Self-Denial of Domestic Oil & Gas Resources Puts the Nation at Risk

Republican Staff Commentary

Oct 18 2010

Associated Image What nation imposes domestic drilling bans when it has to import oil?  In 1982 when the oil price was declining, Congress instituted drilling bans on the outer continental shelf (OCS) off the Atlantic, Pacific, and Eastern Gulf of Mexico (GOM) coasts and kept them in place for two and one-half decades while the price was relatively low.  In 2008, following an oil price spike to nearly $150 per barrel, however, Congress allowed its drilling moratoria to expire after the Bush Administration ended an executive drilling moratorium.

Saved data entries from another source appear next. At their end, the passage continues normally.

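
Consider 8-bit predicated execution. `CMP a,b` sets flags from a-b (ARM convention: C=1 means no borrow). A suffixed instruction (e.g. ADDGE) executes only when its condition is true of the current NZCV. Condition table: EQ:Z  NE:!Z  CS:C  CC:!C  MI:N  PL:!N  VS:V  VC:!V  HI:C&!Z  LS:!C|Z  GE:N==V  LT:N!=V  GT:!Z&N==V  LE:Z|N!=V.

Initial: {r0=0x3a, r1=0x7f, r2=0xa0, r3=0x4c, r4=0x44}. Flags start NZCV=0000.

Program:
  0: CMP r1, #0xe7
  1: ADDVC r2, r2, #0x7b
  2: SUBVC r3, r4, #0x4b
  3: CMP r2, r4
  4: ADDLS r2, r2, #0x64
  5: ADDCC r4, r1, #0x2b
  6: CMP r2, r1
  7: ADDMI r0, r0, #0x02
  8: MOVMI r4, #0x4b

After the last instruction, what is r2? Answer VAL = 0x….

VAL = 0xa0

0: ✓ CMP  NZCV=1001
1: · ADDVC
2: · SUBVC
3: ✓ CMP  NZCV=0011
4: · ADDLS
5: · ADDCC
6: ✓ CMP  NZCV=0011
7: · ADDMI
8: · MOVMI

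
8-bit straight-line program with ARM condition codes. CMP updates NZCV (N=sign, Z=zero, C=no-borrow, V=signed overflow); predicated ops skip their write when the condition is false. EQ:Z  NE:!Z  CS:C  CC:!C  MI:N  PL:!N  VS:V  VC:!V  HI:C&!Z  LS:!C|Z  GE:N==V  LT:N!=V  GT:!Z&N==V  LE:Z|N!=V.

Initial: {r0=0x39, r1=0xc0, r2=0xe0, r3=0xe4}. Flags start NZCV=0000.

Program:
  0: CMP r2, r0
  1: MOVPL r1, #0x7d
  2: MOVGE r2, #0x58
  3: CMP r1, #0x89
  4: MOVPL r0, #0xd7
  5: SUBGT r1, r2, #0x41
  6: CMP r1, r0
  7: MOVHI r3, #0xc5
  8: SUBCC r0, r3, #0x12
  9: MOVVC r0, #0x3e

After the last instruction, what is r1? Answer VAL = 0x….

VAL = 0x9f

0: ✓ CMP  NZCV=1010
1: · MOVPL
2: · MOVGE
3: ✓ CMP  NZCV=0010
4: ✓ MOVPL  r0←0xd7
5: ✓ SUBGT  r1←0x9f
6: ✓ CMP  NZCV=1000
7: · MOVHI
8: ✓ SUBCC  r0←0xd2
9: ✓ MOVVC  r0←0x3e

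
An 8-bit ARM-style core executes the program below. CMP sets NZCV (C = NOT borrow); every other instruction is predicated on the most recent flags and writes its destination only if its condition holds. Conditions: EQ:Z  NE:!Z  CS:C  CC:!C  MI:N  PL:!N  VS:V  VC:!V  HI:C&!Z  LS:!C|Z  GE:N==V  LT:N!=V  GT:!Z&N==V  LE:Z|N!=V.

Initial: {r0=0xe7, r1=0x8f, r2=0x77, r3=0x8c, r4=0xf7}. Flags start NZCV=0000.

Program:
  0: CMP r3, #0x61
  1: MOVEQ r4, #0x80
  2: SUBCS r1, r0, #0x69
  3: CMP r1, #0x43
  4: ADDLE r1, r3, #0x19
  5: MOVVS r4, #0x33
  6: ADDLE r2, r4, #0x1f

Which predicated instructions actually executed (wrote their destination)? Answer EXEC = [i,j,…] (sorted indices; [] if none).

[0] flags=0011 → (cmp)
[1] flags=0011 EQ?F → skip
[2] flags=0011 CS?T → r1=0x7e
[3] flags=0010 → (cmp)
[4] flags=0010 LE?F → skip
[5] flags=0010 VS?F → skip
[6] flags=0010 LE?F → skip

EXEC = [2]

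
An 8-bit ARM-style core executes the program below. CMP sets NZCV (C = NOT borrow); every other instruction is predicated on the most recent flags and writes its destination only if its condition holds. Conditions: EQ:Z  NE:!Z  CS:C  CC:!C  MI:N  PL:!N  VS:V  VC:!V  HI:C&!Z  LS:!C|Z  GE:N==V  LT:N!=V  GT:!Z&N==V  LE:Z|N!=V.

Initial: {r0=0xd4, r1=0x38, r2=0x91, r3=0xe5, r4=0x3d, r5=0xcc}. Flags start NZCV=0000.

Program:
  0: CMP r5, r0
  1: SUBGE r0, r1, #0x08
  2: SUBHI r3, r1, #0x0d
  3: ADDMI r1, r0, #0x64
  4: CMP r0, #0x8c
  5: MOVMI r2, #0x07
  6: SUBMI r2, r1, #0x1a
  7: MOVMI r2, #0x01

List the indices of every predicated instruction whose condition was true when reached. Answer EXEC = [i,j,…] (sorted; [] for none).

EXEC = [3]

0: ✓ CMP  NZCV=1000
1: · SUBGE
2: · SUBHI
3: ✓ ADDMI  r1←0x38
4: ✓ CMP  NZCV=0010
5: · MOVMI
6: · SUBMI
7: · MOVMI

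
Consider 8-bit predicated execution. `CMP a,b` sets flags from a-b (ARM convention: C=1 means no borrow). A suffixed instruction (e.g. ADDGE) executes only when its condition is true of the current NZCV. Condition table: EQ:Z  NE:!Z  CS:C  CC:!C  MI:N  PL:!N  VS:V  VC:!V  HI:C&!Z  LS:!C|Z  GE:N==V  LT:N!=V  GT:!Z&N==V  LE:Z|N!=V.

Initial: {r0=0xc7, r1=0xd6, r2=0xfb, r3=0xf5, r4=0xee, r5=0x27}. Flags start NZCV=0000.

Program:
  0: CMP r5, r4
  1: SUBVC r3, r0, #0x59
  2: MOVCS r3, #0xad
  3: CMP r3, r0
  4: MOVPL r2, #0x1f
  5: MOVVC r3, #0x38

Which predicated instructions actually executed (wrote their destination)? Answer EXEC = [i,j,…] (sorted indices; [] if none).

EXEC = [1]

0: ✓ CMP  NZCV=0000
1: ✓ SUBVC  r3←0x6e
2: · MOVCS
3: ✓ CMP  NZCV=1001
4: · MOVPL
5: · MOVVC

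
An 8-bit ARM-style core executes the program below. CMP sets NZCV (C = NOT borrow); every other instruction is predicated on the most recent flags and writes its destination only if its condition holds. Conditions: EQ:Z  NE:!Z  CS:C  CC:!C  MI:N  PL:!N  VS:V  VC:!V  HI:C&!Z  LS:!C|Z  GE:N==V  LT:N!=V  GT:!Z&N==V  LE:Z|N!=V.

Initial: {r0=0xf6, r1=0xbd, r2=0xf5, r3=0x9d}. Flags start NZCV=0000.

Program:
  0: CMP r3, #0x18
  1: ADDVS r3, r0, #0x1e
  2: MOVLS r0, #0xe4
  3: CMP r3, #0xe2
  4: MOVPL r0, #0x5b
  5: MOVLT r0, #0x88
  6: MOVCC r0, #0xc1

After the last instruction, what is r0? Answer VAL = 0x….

[0] flags=1010 → (cmp)
[1] flags=1010 VS?F → skip
[2] flags=1010 LS?F → skip
[3] flags=1000 → (cmp)
[4] flags=1000 PL?F → skip
[5] flags=1000 LT?T → r0=0x88
[6] flags=1000 CC?T → r0=0xc1

VAL = 0xc1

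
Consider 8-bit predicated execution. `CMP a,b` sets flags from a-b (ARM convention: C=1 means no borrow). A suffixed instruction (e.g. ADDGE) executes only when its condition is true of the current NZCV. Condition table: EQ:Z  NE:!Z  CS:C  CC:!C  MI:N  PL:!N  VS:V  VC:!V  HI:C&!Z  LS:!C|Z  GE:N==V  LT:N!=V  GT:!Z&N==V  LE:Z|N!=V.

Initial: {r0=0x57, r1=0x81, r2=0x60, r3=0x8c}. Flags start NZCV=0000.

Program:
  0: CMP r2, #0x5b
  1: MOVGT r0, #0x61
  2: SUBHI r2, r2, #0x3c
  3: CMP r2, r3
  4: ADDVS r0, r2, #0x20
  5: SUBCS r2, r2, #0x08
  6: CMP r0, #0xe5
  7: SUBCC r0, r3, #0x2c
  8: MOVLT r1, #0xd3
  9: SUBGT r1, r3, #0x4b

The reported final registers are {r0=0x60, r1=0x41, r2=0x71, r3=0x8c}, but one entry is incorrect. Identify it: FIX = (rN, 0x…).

[0] flags=0010 → (cmp)
[1] flags=0010 GT?T → r0=0x61
[2] flags=0010 HI?T → r2=0x24
[3] flags=1001 → (cmp)
[4] flags=1001 VS?T → r0=0x44
[5] flags=1001 CS?F → skip
[6] flags=0000 → (cmp)
[7] flags=0000 CC?T → r0=0x60
[8] flags=0000 LT?F → skip
[9] flags=0000 GT?T → r1=0x41

FIX = (r2, 0x24)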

As environmental protection, widely cast bans are a blunt instrument.  When the price of a resource is low, it may not be worth the effort to conduct case-by-case assessments for granting approval to find and develop deposits whose commercial value may not exceed the cost of regulation and environmental safeguards, but that is not true when the price is high.  Today’s high oil price and the very real danger of further price increases justify incurring the administrative, regulatory, and environmental protection costs to safely unlock many of America’s natural resources.  In March, the Obama Administration took steps toward two lease sales off the coasts of Alaska and Virginia.  Yet after the Macondo well blowout, it not only reversed itself but also extended the no-drill policy to the Western Gulf of Mexico with a formal six-month moratorium in deep water and by slow-rolling drilling permits in shallow water.  On October 12, the Administration lifted the deepwater ban, but it is unclear when and at what rate it will reissue permits.  A de facto no-drill policy in a volatile oil market would make America’s future energy supply much less secure.